I now know where that phrase comes from. I always thought it meant the terrible two year old stage of human children. I think it also came from the second day of anything that majorly changes in our human systems. I think it takes the first day for the body to realize something has changed and then the second day it sinks in the body goes WTF. The second day of not eating, drinking carbonated drinks, and no caffeine settled in like a runaway freight train. Finally towards the evening I was able to obtain some chicken broth and the hot meaty tasting drink really helped. I really thought I was going to starve to death yesterday. I made it through the the terrible two and actually feel fairly good this morning as I sit here drinking my decaf coffee and writing my blog.
I was reminded of when I quit smoking back several years ago. It took about 24 hours for my body to realize that something was really wrong and the reaction was a horror. In fact, I believe that is the way it was when I quit one other time. I remember going on a new diet a couple of times and having a fairly easy time of it the first day and then when that second day set in it felt like someone ran over me with a hunger truck. It was much more than that yesterday. At least on most diets, you get some sort of solid food. This diet has no solid food at all and wow did I ever know it. But, it was managed and I made it through the day and did not die or even pass out.
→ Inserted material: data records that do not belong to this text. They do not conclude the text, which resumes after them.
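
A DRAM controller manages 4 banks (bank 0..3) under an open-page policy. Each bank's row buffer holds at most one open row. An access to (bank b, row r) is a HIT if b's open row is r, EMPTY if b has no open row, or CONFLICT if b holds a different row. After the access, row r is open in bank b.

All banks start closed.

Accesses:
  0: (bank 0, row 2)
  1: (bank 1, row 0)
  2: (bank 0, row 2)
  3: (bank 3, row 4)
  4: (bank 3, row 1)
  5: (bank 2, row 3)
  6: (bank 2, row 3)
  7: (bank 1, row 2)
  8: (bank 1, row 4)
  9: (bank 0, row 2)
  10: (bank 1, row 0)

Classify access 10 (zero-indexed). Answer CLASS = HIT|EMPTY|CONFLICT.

step 0: bank0 None->2 [EMPTY]
step 1: bank1 None->0 [EMPTY]
step 2: bank0 2->2 [HIT]
step 3: bank3 None->4 [EMPTY]
step 4: bank3 4->1 [CONFLICT]
step 5: bank2 None->3 [EMPTY]
step 6: bank2 3->3 [HIT]
step 7: bank1 0->2 [CONFLICT]
step 8: bank1 2->4 [CONFLICT]
step 9: bank0 2->2 [HIT]
step 10: bank1 4->0 [CONFLICT]

CLASS = CONFLICT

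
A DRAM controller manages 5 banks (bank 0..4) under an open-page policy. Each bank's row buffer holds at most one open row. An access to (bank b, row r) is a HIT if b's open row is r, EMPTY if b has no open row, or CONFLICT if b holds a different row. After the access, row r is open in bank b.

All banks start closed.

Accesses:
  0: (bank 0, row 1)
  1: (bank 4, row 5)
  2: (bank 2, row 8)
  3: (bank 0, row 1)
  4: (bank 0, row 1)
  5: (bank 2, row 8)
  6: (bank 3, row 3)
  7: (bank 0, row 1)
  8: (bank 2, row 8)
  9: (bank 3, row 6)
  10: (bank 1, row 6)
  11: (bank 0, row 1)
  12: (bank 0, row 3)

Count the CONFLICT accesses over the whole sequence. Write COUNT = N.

COUNT = 2

#0 (0,1) E
#1 (4,5) E
#2 (2,8) E
#3 (0,1) H  (was 1)
#4 (0,1) H  (was 1)
#5 (2,8) H  (was 8)
#6 (3,3) E
#7 (0,1) H  (was 1)
#8 (2,8) H  (was 8)
#9 (3,6) C  (was 3)
#10 (1,6) E
#11 (0,1) H  (was 1)
#12 (0,3) C  (was 1)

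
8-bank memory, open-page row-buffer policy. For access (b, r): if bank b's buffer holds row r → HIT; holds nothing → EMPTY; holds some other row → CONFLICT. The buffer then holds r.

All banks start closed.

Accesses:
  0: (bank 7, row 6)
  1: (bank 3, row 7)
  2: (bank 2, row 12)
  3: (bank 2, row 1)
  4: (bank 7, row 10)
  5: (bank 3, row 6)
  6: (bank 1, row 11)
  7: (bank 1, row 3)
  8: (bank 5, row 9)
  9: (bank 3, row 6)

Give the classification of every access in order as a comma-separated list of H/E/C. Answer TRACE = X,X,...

TRACE = E,E,E,C,C,C,E,C,E,H

step 0: bank7 None->6 [EMPTY]
step 1: bank3 None->7 [EMPTY]
step 2: bank2 None->12 [EMPTY]
step 3: bank2 12->1 [CONFLICT]
step 4: bank7 6->10 [CONFLICT]
step 5: bank3 7->6 [CONFLICT]
step 6: bank1 None->11 [EMPTY]
step 7: bank1 11->3 [CONFLICT]
step 8: bank5 None->9 [EMPTY]
step 9: bank3 6->6 [HIT]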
It seemed like everywhere I turned and everything I saw had something to do with food yesterday. There were trips through the food court at the Hamvention, there were commercials on the radio during laundry, and the commercials on TV last night were pure torture. I might as well have been sitting there watching the Food Network and all the cooks preparing everything under the sun. I never realized just how much of our everyday living is surrounded by food ads, shows, and commercials about food. No wonder so many in this country are obese. It is driven into our minds all day long, eat this, devour that, enjoy this temptation. It is constantly being drummed into our very being. Is this really wise?
I see children every day that are so large they can hardly move. I see adults that have bodies so large they cannot hardly function in their everyday activities. I often wonder if our addiction to food, especially foods that are not good for us, isn't going to eventually bring about a situation so bad that it leads to a far worse economic collapse than we have now. The expense of caring for the health care and welfare of so many that cannot work is going to be overwhelming. I don't claim to have any answers to this problem and even care to dwell on how to solve it, but I am sure if nothing is done about it, society today is going to really suffer from it. But I paint a gloomy picture and I don't really want this to be a doom and gloom blog. It is just something that I think about now and then. It hurts sometimes to see what is happening to people especially our children.
So I am off to start day three. Leaving Dayton, OH and going on to King of Prussia, PA to work there for 3 or 4 days and then off to Richmond, VA to finish off this long road trip before going home for my surgery. I really had fun this past weekend at the Hamvention and spending time with my brother. As always, I really appreciate the messages and words of encouragement. I hope Day 3 is a little easier than Day 2 but today is the first day of long distance driving which is normally one of my most avid snacking times.
Have a great day today and I will report in from King of Prussia later tonight or tomorrow morning.